SOMTAD (Soğutma Muhafaza Taşıma Bilimleri ve Sanayicileri Derneği) Başkanı Prof. Dr Rahmi Türk de, iklim değişikliği ile ısınmanın yaşandığını ve bu durumdan yararlanmak gerektiğini de ifade etti. Gıda kayıplarının azaltılması, soğuk hava depolarının önemi ve tarımda sürdürülebilirlik konularına değinen Prof. Dr. Türk, Antalya’da yaptıkları ugulamalardan bahsederek yılda üç kez ürün alabilecek noktaya geldiklerini, güneş enerjisinden de daha çok yararlandıklarını dile getirdi. Prof. Türk, hasat sonrası depolama çözümleri hakkında da bilgi verirken, yer altı depolamaların önemli olduğunu söyledi.

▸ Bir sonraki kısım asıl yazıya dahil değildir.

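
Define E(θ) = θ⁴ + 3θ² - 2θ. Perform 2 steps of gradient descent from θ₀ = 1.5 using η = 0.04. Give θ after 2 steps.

E′(θ) = 4θ³ + 6θ - 2
θ₁ = 1.5 − 0.04·20.5 = 0.68
θ₂ = 0.68 − 0.04·3.337728 = 0.54649088

0.54649088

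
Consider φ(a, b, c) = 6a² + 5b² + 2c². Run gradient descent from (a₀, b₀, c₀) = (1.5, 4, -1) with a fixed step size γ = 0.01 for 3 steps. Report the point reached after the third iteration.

∇φ = (12a, 10b, 4c)
(a₁, b₁, c₁) = (1.5, 4, -1) − 0.01·(18, 40, -4) = (1.32, 3.6, -0.96)
(a₂, b₂, c₂) = (1.32, 3.6, -0.96) − 0.01·(15.84, 36, -3.84) = (1.1616, 3.24, -0.9216)
(a₃, b₃, c₃) = (1.1616, 3.24, -0.9216) − 0.01·(13.9392, 32.4, -3.6864) = (1.022208, 2.916, -0.884736)

(1.022208, 2.916, -0.884736)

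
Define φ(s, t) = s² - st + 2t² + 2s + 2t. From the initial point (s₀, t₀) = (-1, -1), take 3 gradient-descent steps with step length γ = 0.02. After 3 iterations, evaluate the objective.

-2.098548548352

∇φ = (2s - t + 2, -s + 4t + 2)
Step 1: at (-1, -1), ∇φ = (1, -1) → (-1, -1) − 0.02·(1, -1) = (-1.02, -0.98)
Step 2: at (-1.02, -0.98), ∇φ = (0.94, -0.9) → (-1.02, -0.98) − 0.02·(0.94, -0.9) = (-1.0388, -0.962)
Step 3: at (-1.0388, -0.962), ∇φ = (0.8844, -0.8092) → (-1.0388, -0.962) − 0.02·(0.8844, -0.8092) = (-1.056488, -0.945816)
φ(-1.056488, -0.945816) = -2.098548548352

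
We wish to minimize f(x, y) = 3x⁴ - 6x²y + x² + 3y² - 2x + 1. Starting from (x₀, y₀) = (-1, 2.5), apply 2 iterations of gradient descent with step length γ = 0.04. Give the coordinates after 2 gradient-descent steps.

(-1.13535232, 2.210464)

∇f = (12x³ - 12xy + 2x - 2, -6x² + 6y)
(x₁, y₁) = (-1, 2.5) − 0.04·(14, 9) = (-1.56, 2.14)
(x₂, y₂) = (-1.56, 2.14) − 0.04·(-10.616192, -1.7616) = (-1.13535232, 2.210464)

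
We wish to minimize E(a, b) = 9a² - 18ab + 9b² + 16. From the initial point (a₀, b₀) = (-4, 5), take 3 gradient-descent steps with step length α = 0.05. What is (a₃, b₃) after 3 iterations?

(2.804, -1.804)

∇E = (18a - 18b, -18a + 18b)
(a₁, b₁) = (-4, 5) − 0.05·(-162, 162) = (4.1, -3.1)
(a₂, b₂) = (4.1, -3.1) − 0.05·(129.6, -129.6) = (-2.38, 3.38)
(a₃, b₃) = (-2.38, 3.38) − 0.05·(-103.68, 103.68) = (2.804, -1.804)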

“DOĞAYLA SAVAŞAN DEĞİL BÜTÜNLEŞEN...”

Türkiye’de organik tarımın gelişimi ve yaygınlaştırılması konusunda önemli katkıları olan Bursa Uludağ Üniversitesi Ziraat Fakültesi Zootekni Bölüm Başkanı Prof. Dr. İbrahim Ak ise organik tarımın hayvansal üretimdeki uygulama alanları hakkında bilgi verdi.

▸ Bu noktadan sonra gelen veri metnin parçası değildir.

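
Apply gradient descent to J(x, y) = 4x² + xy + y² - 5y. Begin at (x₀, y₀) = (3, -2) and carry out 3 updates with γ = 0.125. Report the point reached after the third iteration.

∇J = (8x + y, x + 2y - 5)
(x₁, y₁) = (3, -2) − 0.125·(22, -6) = (0.25, -1.25)
(x₂, y₂) = (0.25, -1.25) − 0.125·(0.75, -7.25) = (0.15625, -0.34375)
(x₃, y₃) = (0.15625, -0.34375) − 0.125·(0.90625, -5.53125) = (0.04296875, 0.34765625)

(0.04296875, 0.34765625)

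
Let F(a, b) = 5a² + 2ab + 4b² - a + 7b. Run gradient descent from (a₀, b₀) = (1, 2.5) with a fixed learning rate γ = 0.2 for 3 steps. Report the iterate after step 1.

(-1.8, -3.3)

∇F = (10a + 2b - 1, 2a + 8b + 7)
(a₁, b₁) = (1, 2.5) − 0.2·(14, 29) = (-1.8, -3.3)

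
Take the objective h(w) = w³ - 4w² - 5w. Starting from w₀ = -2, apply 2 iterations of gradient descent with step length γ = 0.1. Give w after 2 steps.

-12.787

h′(w) = 3w² - 8w - 5
w₁ = -2 − 0.1·23 = -4.3
w₂ = -4.3 − 0.1·84.87 = -12.787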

Prof. Dr. Ak, daha çok ve daha ucuza üretme anlayışının öne çıktığını ifade ederek, daha sağlıklı üretmek ve çevreyi koruma yaklaşımından uzaklaşıldığını söyledi. Yaşanan sorunlardan dolayı ekolojik ya da organik tarımın gündeme geldiğini de ifade ederek, “Doğayla savaşan değil doğayla bütünleşen tarım olarak ortaya çıkıyor” dedi.

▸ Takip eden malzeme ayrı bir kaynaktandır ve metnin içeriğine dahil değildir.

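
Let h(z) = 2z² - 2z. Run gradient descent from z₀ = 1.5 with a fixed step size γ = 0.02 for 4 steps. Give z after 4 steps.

h′(z) = 4z - 2
z₁ = 1.5 − 0.02·4 = 1.42
z₂ = 1.42 − 0.02·3.68 = 1.3464
z₃ = 1.3464 − 0.02·3.3856 = 1.278688
z₄ = 1.278688 − 0.02·3.114752 = 1.21639296

1.21639296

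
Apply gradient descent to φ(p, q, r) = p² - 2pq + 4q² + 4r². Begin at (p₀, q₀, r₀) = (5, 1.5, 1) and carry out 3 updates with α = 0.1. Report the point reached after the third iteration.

(3.184, 0.964, 0.008)

∇φ = (2p - 2q, -2p + 8q, 8r)
Step 1: at (5, 1.5, 1), ∇φ = (7, 2, 8) → (5, 1.5, 1) − 0.1·(7, 2, 8) = (4.3, 1.3, 0.2)
Step 2: at (4.3, 1.3, 0.2), ∇φ = (6, 1.8, 1.6) → (4.3, 1.3, 0.2) − 0.1·(6, 1.8, 1.6) = (3.7, 1.12, 0.04)
Step 3: at (3.7, 1.12, 0.04), ∇φ = (5.16, 1.56, 0.32) → (3.7, 1.12, 0.04) − 0.1·(5.16, 1.56, 0.32) = (3.184, 0.964, 0.008)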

Türkiye’de organik bitkisel üretimin, organik hayvansal ürünlere göre daha iyi durumda olduğunu belirten Prof. Dr. Ak, tüketici bilincinin gelişmemiş olması ve alım gücünün düşüklüğü nedeniyle organik ürünlerin tüketiminin istenilen düzeyde olmadığını ifade etti. Organik ürünlerin üretim ve tüketiminin desteklenmesi halinde, Türkiye’de bu ürünlerin kullanımının artacağını vurguladı.

Panel sonunda konuşmacılara, Çağdaş Eğitim Kooperatifi’nin sosyal sorumluluk projesi olan “Kır Çiçekleri Okusun Diye” kampanyasına adlarına yapılan bağışın sertifikası BUSİAD Yönetim Kurulu Üyesi Lale Yıldız tarafından takdim edildi.